Candidate Review:

Examining the Effects of Dopamine System Stimulation During Cortical Axon Guidance

Stephanie Bronson* and Christine L. Konradi§

*Neuroscience Graduate Program, Vanderbilt University Medical School, U1205 Medical Center North, Nashville, TN 37232, USA.
§Department of Pharmacology, Vanderbilt University, Nashville, TN 37232, USA.
Correspondence to S.B. e-mail:

Abstract | Full Text | PDF

ABSTRACT | Dopamine (DA) is a modulatory neurotransmitter that mediates motor function and emotion-based behaviors. Dopaminergic projections throughout the cerebral cortex innervate brain regions implicated in the pathophysiology of neuropsychiatric illnesses such as Parkinson’s disease (PD), schizophrenia, and mood disorders. DA is vital to normal brain function and is also involved in sleep, aggression, reward, and appetite.

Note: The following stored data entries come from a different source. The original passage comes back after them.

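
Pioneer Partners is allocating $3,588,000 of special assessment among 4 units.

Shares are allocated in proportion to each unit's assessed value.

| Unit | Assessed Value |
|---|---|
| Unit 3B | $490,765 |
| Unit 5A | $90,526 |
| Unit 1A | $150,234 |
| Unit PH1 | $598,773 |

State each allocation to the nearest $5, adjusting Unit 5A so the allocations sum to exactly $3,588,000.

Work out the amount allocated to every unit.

Sum of assessed value: 1,330,298.
Proportional shares: Unit 3B 490,765/1,330,298 × $3,588,000 = 1,323,661.93; Unit 5A 90,526/1,330,298 × $3,588,000 = 244,161.30; Unit 1A 150,234/1,330,298 × $3,588,000 = 405,202.14; Unit PH1 598,773/1,330,298 × $3,588,000 = 1,614,974.63.
At nearest $5: Unit 3B $1,323,660; Unit 5A $244,160; Unit 1A $405,200; Unit PH1 $1,614,975. Sum = $3,587,995.
Difference $3,588,000 − $3,587,995 = +$5 applied to Unit 5A: Unit 5A becomes $244,165.

Unit 3B: $1,323,660 · Unit 5A: $244,165 · Unit 1A: $405,200 · Unit PH1: $1,614,975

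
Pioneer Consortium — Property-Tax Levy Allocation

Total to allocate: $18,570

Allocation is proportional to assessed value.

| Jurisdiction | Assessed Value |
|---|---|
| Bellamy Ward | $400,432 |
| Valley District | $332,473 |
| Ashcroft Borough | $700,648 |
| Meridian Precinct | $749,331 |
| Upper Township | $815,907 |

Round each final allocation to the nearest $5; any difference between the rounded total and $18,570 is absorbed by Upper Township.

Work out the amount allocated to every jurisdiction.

Total assessed value = 2,998,791.
Unrounded shares: Bellamy Ward 400,432/2,998,791 × $18,570 = 2,479.67; Valley District 332,473/2,998,791 × $18,570 = 2,058.84; Ashcroft Borough 700,648/2,998,791 × $18,570 = 4,338.76; Meridian Precinct 749,331/2,998,791 × $18,570 = 4,640.23; Upper Township 815,907/2,998,791 × $18,570 = 5,052.5005.
At nearest $5: Bellamy Ward $2,480; Valley District $2,060; Ashcroft Borough $4,340; Meridian Precinct $4,640; Upper Township $5,055. Sum = $18,575.
Difference $18,570 − $18,575 = −$5 applied to Upper Township: Upper Township becomes $5,050.

Bellamy Ward: $2,480; Valley District: $2,060; Ashcroft Borough: $4,340; Meridian Precinct: $4,640; Upper Township: $5,050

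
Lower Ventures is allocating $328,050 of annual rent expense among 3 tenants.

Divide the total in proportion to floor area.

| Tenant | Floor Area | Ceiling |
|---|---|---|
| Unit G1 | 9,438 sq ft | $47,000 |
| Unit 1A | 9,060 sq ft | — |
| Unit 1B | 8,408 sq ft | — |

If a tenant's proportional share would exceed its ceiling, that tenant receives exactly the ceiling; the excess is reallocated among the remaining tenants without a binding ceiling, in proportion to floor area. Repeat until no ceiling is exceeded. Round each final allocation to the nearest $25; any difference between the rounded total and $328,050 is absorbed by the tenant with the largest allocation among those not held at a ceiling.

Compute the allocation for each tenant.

Sum of floor area: 26,906.
Proportional shares (ignoring caps): Unit G1 115,072.32; Unit 1A 110,463.58; Unit 1B 102,514.10.
Capped: Unit G1 ($47,000); remaining pool $281,050 reallocated over remaining floor area 17,468.
Redistributed shares: Unit 1A 145,770.15 → $145,775; Unit 1B 135,279.85 → $135,275.

Unit G1: $47,000 · Unit 1A: $145,775 · Unit 1B: $135,275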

However, the role DA plays during development of the central nervous system has not been fully elucidated.The arrival of DA fibers in the cortex is concurrent with the development of cortical projections and axonal pathfinding of cortical efferents1. Recently DA has been shown to affect the migration of interneurons to the cerebral cortex. Animals treated with drugs that increase dopaminergic tone upregulate expression of the axon guidance factor receptors DCC and Unc5c and show neuroanatomical changes in the prefrontal cortex (PFC), a brain region adversely affected in schizophrenia. In addition, DA receptor activation triggers downstream effectors that influence cellular levels of cyclic nucleotides and PKA activity, both of which play a role in growth cone steering and cytoskeletal reformation. Understanding the role of DA receptor activation during development is relevant to the field of psychiatry as schizophrenia is typically first seen in late adolescence and pharmacological treatments for the disorder target D2 DA receptors. This review will examine data that address the role of DA in cortical development, specifically axon guidance. Understanding how DA affects the formation of cortical circuits may shed light on how the DA system functions in diseased brains.